Il rencontre en 1873 Rimbaud au « Tabourey », et décide de s’embarquer à Londres avec lui sur un coup de dé ! C’est en Angleterre qu’il fait la connaissance de Verlaine que je cite : « Ce fut à Londres, ville où l’Anglaise domine, que nous nous sommes vus pour la première fois…, reconnus dès l’abord sur notre bonne mine. Puis la soif nous creusant à fond comme une mine, de nous précipiter… vers des bars attractifs… où de longues misses plus blanches que l’hermine, font couler l’ale et le bitter… boire sans soif à l’amitié future ! » . Son pécule s’épuisant vite en Angleterre, Nouveau décide de rentrer en France, encouragé par la promesse d’héritage de la succession maternelle, et vient s’installer à Charleville ou Rimbaud lui a trouvé une place de pion dans une institution. Puis il revient à Paris, s’installe à Montmartre, et en 1877 rejoint Verlaine à Arras. C’est Verlaine qui proposa d’emmener Nouveau en pèlerinage à Amettes, car il avait découvert la force de Benoît-Joseph Labre et lui avait même consacré un poème dans son recueil « Sagesse ». Nous sommes en 1878 et Germain Nouveau vient de rencontrer son nouveau modèle sans toutefois le comprendre immédiatement, mais à la suite d’une jaunisse qu’il prend comme un avertissement du ciel ! Verlaine, plus âgé, qui était définitivement rentré dans sa période religieuse, s’employa pendant quelque temps à convertir Nouveau en lui apportant chaque jour des lectures édifiantes, les « Fioretti », la « Légende Dorée », Sainte-Thérèse et Saint-François de Sales.

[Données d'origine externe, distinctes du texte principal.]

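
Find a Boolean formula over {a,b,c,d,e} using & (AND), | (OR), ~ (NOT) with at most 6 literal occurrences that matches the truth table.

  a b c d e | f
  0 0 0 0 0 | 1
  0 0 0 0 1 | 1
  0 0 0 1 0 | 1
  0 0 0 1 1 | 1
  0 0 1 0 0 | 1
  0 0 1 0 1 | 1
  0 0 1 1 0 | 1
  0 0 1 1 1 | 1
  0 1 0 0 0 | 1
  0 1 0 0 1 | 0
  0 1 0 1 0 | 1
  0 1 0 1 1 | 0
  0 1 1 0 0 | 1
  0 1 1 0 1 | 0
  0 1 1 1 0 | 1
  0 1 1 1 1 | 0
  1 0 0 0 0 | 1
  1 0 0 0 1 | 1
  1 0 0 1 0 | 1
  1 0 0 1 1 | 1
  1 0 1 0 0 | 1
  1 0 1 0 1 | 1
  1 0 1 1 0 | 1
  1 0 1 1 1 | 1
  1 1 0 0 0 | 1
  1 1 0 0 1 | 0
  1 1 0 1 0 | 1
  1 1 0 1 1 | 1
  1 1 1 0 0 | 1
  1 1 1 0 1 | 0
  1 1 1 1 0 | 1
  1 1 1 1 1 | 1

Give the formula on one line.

  ~e = 10101010101010101010101010101010
  (a | ~e) = 10101010101010101111111111111111
  (d & (a | ~e)) = 00100010001000100011001100110011
  (~e | (d & (a | ~e))) = 10101010101010101011101110111011
  ~b = 11111111000000001111111100000000
  ((~e | (d & (a | ~e))) | ~b) = 11111111101010101111111110111011

((~e | (d & (a | ~e))) | ~b)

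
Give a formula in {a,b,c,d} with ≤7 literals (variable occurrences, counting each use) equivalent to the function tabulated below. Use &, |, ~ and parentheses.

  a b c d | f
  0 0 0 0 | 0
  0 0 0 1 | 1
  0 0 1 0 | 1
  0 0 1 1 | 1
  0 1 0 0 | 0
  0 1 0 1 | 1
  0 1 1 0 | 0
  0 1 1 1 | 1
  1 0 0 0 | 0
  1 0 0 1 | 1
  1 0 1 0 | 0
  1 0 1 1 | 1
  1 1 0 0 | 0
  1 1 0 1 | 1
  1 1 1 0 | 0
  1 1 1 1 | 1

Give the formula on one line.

  ~a = 1111111100000000
  ~b = 1111000011110000
  ~c = 1100110011001100
  (~b | ~c) = 1111110011111100
  (c & (~b | ~c)) = 0011000000110000
  (~a & (c & (~b | ~c))) = 0011000000000000
  (d | (~a & (c & (~b | ~c)))) = 0111010101010101

(d | (~a & (c & (~b | ~c))))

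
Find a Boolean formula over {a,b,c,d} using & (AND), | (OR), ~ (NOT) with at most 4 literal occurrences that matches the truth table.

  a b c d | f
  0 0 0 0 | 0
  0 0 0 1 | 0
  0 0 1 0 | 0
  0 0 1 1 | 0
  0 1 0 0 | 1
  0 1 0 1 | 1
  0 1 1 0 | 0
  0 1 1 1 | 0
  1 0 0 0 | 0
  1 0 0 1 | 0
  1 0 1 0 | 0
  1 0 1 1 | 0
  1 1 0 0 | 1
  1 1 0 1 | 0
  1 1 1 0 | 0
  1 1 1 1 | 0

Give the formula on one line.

(((~d | ~a) & ~c) & b)

  ~d = 1010101010101010
  ~a = 1111111100000000
  (~d | ~a) = 1111111110101010
  ~c = 1100110011001100
  ((~d | ~a) & ~c) = 1100110010001000
  (((~d | ~a) & ~c) & b) = 0000110000001000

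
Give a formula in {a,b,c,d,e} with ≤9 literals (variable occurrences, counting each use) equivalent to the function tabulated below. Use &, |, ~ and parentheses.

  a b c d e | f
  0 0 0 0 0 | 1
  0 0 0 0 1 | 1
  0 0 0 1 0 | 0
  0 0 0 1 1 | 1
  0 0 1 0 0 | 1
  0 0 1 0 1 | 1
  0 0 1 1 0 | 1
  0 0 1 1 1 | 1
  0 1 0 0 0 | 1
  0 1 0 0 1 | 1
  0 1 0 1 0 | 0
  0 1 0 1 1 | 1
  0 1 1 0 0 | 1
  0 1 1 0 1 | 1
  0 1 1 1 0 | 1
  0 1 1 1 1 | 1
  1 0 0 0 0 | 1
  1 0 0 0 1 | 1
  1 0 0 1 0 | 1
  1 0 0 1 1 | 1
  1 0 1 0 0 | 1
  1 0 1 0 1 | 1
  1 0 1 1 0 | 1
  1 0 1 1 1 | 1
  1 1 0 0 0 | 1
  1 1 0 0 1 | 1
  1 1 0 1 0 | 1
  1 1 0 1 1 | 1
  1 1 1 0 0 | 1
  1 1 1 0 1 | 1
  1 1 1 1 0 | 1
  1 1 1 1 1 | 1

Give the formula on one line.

(((~e | (~a | ~b)) & (~d | c)) | (e | a))

  ~e = 10101010101010101010101010101010
  ~a = 11111111111111110000000000000000
  ~b = 11111111000000001111111100000000
  (~a | ~b) = 11111111111111111111111100000000
  (~e | (~a | ~b)) = 11111111111111111111111110101010
  ~d = 11001100110011001100110011001100
  (~d | c) = 11001111110011111100111111001111
  ((~e | (~a | ~b)) & (~d | c)) = 11001111110011111100111110001010
  (e | a) = 01010101010101011111111111111111
  (((~e | (~a | ~b)) & (~d | c)) | (e | a)) = 11011111110111111111111111111111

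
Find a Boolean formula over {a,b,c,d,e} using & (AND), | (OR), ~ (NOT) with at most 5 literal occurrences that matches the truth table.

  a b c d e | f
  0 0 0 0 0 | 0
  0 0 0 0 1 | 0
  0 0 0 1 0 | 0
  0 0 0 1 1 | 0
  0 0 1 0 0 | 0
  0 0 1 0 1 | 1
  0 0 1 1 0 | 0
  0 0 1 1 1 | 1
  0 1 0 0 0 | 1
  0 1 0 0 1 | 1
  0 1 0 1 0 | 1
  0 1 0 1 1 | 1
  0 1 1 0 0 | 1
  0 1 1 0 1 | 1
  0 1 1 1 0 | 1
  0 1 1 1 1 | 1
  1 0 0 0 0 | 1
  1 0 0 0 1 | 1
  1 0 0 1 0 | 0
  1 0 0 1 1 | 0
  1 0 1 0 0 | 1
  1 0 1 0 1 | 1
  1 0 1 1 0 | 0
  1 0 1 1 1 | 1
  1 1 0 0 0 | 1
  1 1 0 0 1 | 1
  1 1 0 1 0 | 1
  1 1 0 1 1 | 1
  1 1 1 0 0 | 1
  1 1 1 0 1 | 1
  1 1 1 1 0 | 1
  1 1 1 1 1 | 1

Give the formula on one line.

  ~d = 11001100110011001100110011001100
  (a & ~d) = 00000000000000001100110011001100
  ((a & ~d) | b) = 00000000111111111100110011111111
  (c & e) = 00000101000001010000010100000101
  (((a & ~d) | b) | (c & e)) = 00000101111111111100110111111111

(((a & ~d) | b) | (c & e))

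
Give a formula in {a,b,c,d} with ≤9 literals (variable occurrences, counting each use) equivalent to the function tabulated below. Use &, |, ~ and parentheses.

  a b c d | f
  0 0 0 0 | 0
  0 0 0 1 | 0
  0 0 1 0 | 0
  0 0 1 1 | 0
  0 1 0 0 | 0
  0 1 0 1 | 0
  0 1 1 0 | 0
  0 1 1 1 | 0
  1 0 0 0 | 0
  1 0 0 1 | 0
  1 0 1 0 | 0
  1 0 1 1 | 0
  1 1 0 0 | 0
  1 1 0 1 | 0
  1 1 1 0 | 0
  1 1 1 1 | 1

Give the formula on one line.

  (c & a) = 0000000000110011
  (d & (c & a)) = 0000000000010001
  ~a = 1111111100000000
  (d | ~a) = 1111111101010101
  ~b = 1111000011110000
  ((d | ~a) & ~b) = 1111000001010000
  (((d | ~a) & ~b) | a) = 1111000011111111
  (b & d) = 0000010100000101
  ((((d | ~a) & ~b) | a) & (b & d)) = 0000000000000101
  ((d & (c & a)) & ((((d | ~a) & ~b) | a) & (b & d))) = 0000000000000001

((d & (c & a)) & ((((d | ~a) & ~b) | a) & (b & d)))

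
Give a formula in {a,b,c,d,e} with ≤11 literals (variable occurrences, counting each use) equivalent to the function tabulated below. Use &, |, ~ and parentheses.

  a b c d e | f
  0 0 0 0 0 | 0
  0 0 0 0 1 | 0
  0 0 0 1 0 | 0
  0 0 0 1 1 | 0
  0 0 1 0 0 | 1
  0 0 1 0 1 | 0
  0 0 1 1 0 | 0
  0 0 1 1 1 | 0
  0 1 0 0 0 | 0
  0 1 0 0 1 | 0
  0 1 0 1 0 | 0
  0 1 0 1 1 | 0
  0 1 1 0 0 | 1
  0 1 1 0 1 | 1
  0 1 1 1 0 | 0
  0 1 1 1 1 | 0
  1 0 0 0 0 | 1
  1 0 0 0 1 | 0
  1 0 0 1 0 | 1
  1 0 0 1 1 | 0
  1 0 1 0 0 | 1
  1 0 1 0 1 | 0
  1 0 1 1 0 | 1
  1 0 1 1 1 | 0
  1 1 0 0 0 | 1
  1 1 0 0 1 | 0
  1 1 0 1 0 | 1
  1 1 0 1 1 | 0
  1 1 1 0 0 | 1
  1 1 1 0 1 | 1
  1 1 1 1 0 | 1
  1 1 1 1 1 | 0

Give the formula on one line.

  (a | c) = 00001111000011111111111111111111
  ~e = 10101010101010101010101010101010
  ~d = 11001100110011001100110011001100
  (a | ~d) = 11001100110011001111111111111111
  ~c = 11110000111100001111000011110000
  ((a | ~d) | ~c) = 11111100111111001111111111111111
  (~e & ((a | ~d) | ~c)) = 10101000101010001010101010101010
  ((a | c) & (~e & ((a | ~d) | ~c))) = 00001000000010001010101010101010
  (c & ~d) = 00001100000011000000110000001100
  (b & (c & ~d)) = 00000000000011000000000000001100
  (((a | c) & (~e & ((a | ~d) | ~c))) | (b & (c & ~d))) = 00001000000011001010101010101110

(((a | c) & (~e & ((a | ~d) | ~c))) | (b & (c & ~d)))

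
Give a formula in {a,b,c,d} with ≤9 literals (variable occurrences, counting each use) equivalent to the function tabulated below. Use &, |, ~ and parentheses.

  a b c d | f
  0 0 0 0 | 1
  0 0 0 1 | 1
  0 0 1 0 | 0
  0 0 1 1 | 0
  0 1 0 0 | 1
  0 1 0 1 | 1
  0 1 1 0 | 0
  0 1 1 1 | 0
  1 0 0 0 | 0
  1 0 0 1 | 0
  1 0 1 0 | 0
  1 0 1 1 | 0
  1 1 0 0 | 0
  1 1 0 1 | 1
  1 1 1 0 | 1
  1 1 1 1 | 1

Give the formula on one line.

(((~a & ~c) | (a & b)) & ((b & c) | (d | ~a)))

  ~a = 1111111100000000
  ~c = 1100110011001100
  (~a & ~c) = 1100110000000000
  (a & b) = 0000000000001111
  ((~a & ~c) | (a & b)) = 1100110000001111
  (b & c) = 0000001100000011
  (d | ~a) = 1111111101010101
  ((b & c) | (d | ~a)) = 1111111101010111
  (((~a & ~c) | (a & b)) & ((b & c) | (d | ~a))) = 1100110000000111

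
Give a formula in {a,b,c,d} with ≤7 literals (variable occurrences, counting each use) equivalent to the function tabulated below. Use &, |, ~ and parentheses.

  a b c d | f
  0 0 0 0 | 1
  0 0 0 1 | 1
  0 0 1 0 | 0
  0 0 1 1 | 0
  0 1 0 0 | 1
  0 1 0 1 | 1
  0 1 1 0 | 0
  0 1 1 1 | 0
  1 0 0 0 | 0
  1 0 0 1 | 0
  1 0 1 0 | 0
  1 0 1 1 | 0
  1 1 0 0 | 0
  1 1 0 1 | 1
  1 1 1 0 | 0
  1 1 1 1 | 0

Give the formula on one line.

(~c & ((~d & c) | (~a | (d & (a & b)))))

  ~c = 1100110011001100
  ~d = 1010101010101010
  (~d & c) = 0010001000100010
  ~a = 1111111100000000
  (a & b) = 0000000000001111
  (d & (a & b)) = 0000000000000101
  (~a | (d & (a & b))) = 1111111100000101
  ((~d & c) | (~a | (d & (a & b)))) = 1111111100100111
  (~c & ((~d & c) | (~a | (d & (a & b))))) = 1100110000000100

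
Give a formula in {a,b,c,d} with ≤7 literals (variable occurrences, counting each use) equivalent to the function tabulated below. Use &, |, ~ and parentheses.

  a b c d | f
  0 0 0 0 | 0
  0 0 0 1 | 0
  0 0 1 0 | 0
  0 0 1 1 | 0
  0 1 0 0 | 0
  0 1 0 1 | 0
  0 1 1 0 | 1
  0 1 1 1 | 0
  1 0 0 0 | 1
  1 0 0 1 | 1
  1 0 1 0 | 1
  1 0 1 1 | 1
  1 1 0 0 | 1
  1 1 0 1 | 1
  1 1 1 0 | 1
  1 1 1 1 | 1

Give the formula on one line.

(a | (b & ((d | c) & (~b | (b & ~d)))))

  (d | c) = 0111011101110111
  ~b = 1111000011110000
  ~d = 1010101010101010
  (b & ~d) = 0000101000001010
  (~b | (b & ~d)) = 1111101011111010
  ((d | c) & (~b | (b & ~d))) = 0111001001110010
  (b & ((d | c) & (~b | (b & ~d)))) = 0000001000000010
  (a | (b & ((d | c) & (~b | (b & ~d))))) = 0000001011111111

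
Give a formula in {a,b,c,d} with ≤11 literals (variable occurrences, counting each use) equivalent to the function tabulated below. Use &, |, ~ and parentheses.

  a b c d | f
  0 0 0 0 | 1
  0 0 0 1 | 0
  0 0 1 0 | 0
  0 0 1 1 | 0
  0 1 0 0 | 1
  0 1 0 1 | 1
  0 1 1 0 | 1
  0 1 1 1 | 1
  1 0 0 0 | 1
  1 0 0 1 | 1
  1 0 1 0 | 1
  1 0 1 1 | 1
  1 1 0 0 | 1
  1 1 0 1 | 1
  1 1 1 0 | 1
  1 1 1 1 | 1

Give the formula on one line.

  ~b = 1111000011110000
  ~c = 1100110011001100
  ~d = 1010101010101010
  (~c & ~d) = 1000100010001000
  ((~c & ~d) & ~b) = 1000000010000000
  (((~c & ~d) & ~b) | a) = 1000000011111111
  (~b & (((~c & ~d) & ~b) | a)) = 1000000011110000
  ~a = 1111111100000000
  (b & ~a) = 0000111100000000
  (a | (b & ~a)) = 0000111111111111
  ((~b & (((~c & ~d) & ~b) | a)) | (a | (b & ~a))) = 1000111111111111

((~b & (((~c & ~d) & ~b) | a)) | (a | (b & ~a)))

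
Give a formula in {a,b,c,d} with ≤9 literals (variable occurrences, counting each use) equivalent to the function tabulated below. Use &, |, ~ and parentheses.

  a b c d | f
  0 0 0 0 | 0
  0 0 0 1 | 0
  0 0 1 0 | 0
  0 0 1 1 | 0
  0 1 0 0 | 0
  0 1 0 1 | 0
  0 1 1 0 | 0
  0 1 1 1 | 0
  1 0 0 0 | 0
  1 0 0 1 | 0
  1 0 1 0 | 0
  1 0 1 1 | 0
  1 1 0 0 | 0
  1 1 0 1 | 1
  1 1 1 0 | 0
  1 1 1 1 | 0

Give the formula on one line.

  ~c = 1100110011001100
  (b & ~c) = 0000110000001100
  (~c & a) = 0000000011001100
  ~b = 1111000011110000
  (~b | d) = 1111010111110101
  ((~c & a) & (~b | d)) = 0000000011000100
  ((b & ~c) & ((~c & a) & (~b | d))) = 0000000000000100

((b & ~c) & ((~c & a) & (~b | d)))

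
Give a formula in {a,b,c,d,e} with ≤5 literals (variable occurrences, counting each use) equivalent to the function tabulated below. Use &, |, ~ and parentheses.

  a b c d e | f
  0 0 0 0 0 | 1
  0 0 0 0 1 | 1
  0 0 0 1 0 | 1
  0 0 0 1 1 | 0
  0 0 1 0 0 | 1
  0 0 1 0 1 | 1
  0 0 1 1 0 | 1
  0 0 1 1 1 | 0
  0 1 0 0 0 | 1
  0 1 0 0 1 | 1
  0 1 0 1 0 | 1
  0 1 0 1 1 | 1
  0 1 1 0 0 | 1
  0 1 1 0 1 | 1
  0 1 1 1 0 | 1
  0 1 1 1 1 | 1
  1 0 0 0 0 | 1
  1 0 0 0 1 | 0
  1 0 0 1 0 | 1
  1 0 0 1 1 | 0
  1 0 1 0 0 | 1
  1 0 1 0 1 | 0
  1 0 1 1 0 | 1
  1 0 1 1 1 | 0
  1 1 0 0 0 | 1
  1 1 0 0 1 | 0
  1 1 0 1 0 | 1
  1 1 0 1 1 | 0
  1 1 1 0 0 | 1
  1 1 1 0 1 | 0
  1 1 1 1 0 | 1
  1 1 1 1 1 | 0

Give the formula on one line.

  ~e = 10101010101010101010101010101010
  ~d = 11001100110011001100110011001100
  ~a = 11111111111111110000000000000000
  (~d & ~a) = 11001100110011000000000000000000
  (~e | (~d & ~a)) = 11101110111011101010101010101010
  (b & ~a) = 00000000111111110000000000000000
  ((~e | (~d & ~a)) | (b & ~a)) = 11101110111111111010101010101010

((~e | (~d & ~a)) | (b & ~a))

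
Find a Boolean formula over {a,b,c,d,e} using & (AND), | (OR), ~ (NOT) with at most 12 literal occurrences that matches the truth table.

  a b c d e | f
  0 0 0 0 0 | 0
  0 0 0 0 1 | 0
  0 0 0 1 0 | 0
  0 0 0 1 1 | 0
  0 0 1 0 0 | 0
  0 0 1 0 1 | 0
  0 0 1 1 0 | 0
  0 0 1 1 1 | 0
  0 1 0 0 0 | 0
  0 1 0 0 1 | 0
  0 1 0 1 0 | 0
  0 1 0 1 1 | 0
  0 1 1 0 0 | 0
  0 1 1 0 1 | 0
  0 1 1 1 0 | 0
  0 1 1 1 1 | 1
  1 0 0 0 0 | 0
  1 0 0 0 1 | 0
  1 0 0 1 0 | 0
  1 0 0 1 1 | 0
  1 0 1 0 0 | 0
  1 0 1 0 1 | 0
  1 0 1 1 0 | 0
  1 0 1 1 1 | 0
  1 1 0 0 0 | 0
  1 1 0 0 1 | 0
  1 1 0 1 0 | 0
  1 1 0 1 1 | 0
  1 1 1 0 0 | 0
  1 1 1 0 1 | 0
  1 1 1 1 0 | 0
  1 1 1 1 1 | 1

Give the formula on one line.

  ~d = 11001100110011001100110011001100
  (e | ~d) = 11011101110111011101110111011101
  ~a = 11111111111111110000000000000000
  ((e | ~d) | ~a) = 11111111111111111101110111011101
  (d & ((e | ~d) | ~a)) = 00110011001100110001000100010001
  (b & c) = 00000000000011110000000000001111
  ((d & ((e | ~d) | ~a)) & (b & c)) = 00000000000000110000000000000001
  (d & c) = 00000011000000110000001100000011
  (e & (d & c)) = 00000001000000010000000100000001
  (((d & ((e | ~d) | ~a)) & (b & c)) & (e & (d & c))) = 00000000000000010000000000000001

(((d & ((e | ~d) | ~a)) & (b & c)) & (e & (d & c)))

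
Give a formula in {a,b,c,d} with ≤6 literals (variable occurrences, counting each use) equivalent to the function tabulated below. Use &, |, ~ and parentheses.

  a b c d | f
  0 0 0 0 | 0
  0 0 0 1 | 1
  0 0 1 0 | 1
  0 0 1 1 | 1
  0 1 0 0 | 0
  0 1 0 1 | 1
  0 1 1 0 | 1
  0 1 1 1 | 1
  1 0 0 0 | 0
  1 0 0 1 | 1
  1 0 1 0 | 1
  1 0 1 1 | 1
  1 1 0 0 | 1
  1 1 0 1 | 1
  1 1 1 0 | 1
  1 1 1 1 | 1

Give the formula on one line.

((d | c) | ((a | d) & (d | b)))

  (d | c) = 0111011101110111
  (a | d) = 0101010111111111
  (d | b) = 0101111101011111
  ((a | d) & (d | b)) = 0101010101011111
  ((d | c) | ((a | d) & (d | b))) = 0111011101111111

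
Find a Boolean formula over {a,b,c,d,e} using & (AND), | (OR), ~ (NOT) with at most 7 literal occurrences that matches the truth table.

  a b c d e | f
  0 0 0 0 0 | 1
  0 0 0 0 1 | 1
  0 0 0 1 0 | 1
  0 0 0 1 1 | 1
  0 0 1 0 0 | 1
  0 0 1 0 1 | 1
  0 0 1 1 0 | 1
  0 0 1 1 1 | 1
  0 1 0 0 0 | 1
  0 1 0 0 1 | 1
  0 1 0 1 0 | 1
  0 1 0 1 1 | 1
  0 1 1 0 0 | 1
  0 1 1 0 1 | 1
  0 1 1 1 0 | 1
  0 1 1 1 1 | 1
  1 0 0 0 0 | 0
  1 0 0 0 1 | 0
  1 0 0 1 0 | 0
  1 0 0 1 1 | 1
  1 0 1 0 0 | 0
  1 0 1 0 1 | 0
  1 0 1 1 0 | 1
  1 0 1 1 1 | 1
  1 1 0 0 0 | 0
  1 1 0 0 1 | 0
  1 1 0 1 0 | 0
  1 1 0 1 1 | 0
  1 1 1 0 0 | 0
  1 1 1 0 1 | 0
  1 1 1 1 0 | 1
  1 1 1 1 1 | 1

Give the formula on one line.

(((d & c) | ((~b & e) & d)) | ~a)

  (d & c) = 00000011000000110000001100000011
  ~b = 11111111000000001111111100000000
  (~b & e) = 01010101000000000101010100000000
  ((~b & e) & d) = 00010001000000000001000100000000
  ((d & c) | ((~b & e) & d)) = 00010011000000110001001100000011
  ~a = 11111111111111110000000000000000
  (((d & c) | ((~b & e) & d)) | ~a) = 11111111111111110001001100000011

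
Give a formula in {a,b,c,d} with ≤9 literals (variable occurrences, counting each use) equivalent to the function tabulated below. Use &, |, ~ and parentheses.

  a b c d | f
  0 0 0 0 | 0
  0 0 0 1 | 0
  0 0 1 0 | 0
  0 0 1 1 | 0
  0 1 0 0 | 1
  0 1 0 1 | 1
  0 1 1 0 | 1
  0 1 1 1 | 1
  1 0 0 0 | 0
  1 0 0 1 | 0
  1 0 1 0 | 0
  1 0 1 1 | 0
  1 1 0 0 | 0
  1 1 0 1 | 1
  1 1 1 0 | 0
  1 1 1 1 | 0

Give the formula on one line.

((b & (~b | (b & ~a))) | (((c & a) | b) & (d & ~c)))

  ~b = 1111000011110000
  ~a = 1111111100000000
  (b & ~a) = 0000111100000000
  (~b | (b & ~a)) = 1111111111110000
  (b & (~b | (b & ~a))) = 0000111100000000
  (c & a) = 0000000000110011
  ((c & a) | b) = 0000111100111111
  ~c = 1100110011001100
  (d & ~c) = 0100010001000100
  (((c & a) | b) & (d & ~c)) = 0000010000000100
  ((b & (~b | (b & ~a))) | (((c & a) | b) & (d & ~c))) = 0000111100000100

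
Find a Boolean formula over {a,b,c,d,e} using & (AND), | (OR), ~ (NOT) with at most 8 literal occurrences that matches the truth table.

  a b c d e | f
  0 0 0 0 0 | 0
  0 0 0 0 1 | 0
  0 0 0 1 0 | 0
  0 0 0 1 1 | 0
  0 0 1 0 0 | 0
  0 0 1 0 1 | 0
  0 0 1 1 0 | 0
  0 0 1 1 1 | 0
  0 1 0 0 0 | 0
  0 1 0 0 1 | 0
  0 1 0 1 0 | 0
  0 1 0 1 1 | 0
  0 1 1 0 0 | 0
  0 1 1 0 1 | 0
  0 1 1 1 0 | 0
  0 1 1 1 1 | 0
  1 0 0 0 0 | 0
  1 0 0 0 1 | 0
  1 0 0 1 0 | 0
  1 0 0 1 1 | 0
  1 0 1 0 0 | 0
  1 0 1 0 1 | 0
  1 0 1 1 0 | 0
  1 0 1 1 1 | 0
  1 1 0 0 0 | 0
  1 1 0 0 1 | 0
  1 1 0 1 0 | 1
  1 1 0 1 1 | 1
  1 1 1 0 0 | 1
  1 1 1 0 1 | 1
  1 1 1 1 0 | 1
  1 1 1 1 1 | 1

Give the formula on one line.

(((a & c) | ((d | ~a) & ~c)) & (a & b))

  (a & c) = 00000000000000000000111100001111
  ~a = 11111111111111110000000000000000
  (d | ~a) = 11111111111111110011001100110011
  ~c = 11110000111100001111000011110000
  ((d | ~a) & ~c) = 11110000111100000011000000110000
  ((a & c) | ((d | ~a) & ~c)) = 11110000111100000011111100111111
  (a & b) = 00000000000000000000000011111111
  (((a & c) | ((d | ~a) & ~c)) & (a & b)) = 00000000000000000000000000111111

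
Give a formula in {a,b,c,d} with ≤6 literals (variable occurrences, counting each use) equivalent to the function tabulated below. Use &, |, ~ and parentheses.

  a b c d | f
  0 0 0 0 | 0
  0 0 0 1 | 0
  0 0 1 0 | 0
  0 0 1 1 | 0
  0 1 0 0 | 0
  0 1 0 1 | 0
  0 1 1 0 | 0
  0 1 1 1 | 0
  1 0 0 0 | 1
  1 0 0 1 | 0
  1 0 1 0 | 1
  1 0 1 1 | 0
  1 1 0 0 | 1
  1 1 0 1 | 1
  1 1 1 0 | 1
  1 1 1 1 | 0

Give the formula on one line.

  ~d = 1010101010101010
  (b | ~d) = 1010111110101111
  ~c = 1100110011001100
  (~c | ~d) = 1110111011101110
  (a & (~c | ~d)) = 0000000011101110
  ((b | ~d) & (a & (~c | ~d))) = 0000000010101110

((b | ~d) & (a & (~c | ~d)))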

Peu après, revenu à Paris, travaillé par une forme de remord, il quitte son domicile, et vient loger place Saint-Sulpice à l’hotel Saint-Joseph où il s’écrie : « Je suis moine, je suis moine, je suis enfin moine ! Et je m’appellerai Humilis ». Comment ne pas faire de rapprochement avec Joris-Karl Huysmans, habitant du 6ème arrondissement qui alla, moine oblat, en retraite à Ligugé ? C’est à cette époque le début d’une vie chaste, enflammée par la prière et l’écriture « Gloire aux cathédrales ! Pleines d’ombre et de feux, de silence et de râles, avec leur forêt d’énormes piliers et leur peuple de saints, moines… » On nous dit qu’il ne sort qu’une seule fois par jour pour aller à la messe à Saint-Sulpice, qu’il ne confesse que de menus péchés, qu’il vit dans une sorte d’ivresse spirituelle, un peu comme Huysmans, terré dans le Poitou profond. Il devient légendaire dans le quartier, s’affuble d’une longue robe de chambre blanche qui lui donne l’aspect d’un moine dominicain, la tête entièrement rasée. Cette première crise mystique dure environ cent vingt jours, après laquelle il s’en retourne chez lui. Sa poésie s’en ressent à partir de 1881 : « C’est Dieu qui conduisait à Rome ce Saint qui ne fut qu’un pauvre homme, hirondelle de grand chemin, le vrai pauvre qui se délabre…C’était ce règne, et non Saint-Labre qui lui faisait la charité… ». Cependant le poète se réconcilie petit à petit avec le monde, écrit pour le Gaulois et le Figaro et Verlaine lui sert d’ange gardien : « Nouveau est un enfant qui a besoin d’être mené. Parfois je suis avec lui terrible, sans cela on n’en ferait rien ». Il trouve même un emploi au Ministère de l’Instruction publique mais, faute de régularité, il est obligé de démissionner en 1885. Peu après il s’embarque fortuitement pour Jérusalem avec un missionnaire, mais il est déçu par la réalité et retombe dans le péché, passant une nuit de feu avec une prostituée juive de Bethléem ! Là encore, quelle similitude de comportement avec Huysmans, perpétuellement attiré par la sainteté, et dramatiquement trahi par la chair.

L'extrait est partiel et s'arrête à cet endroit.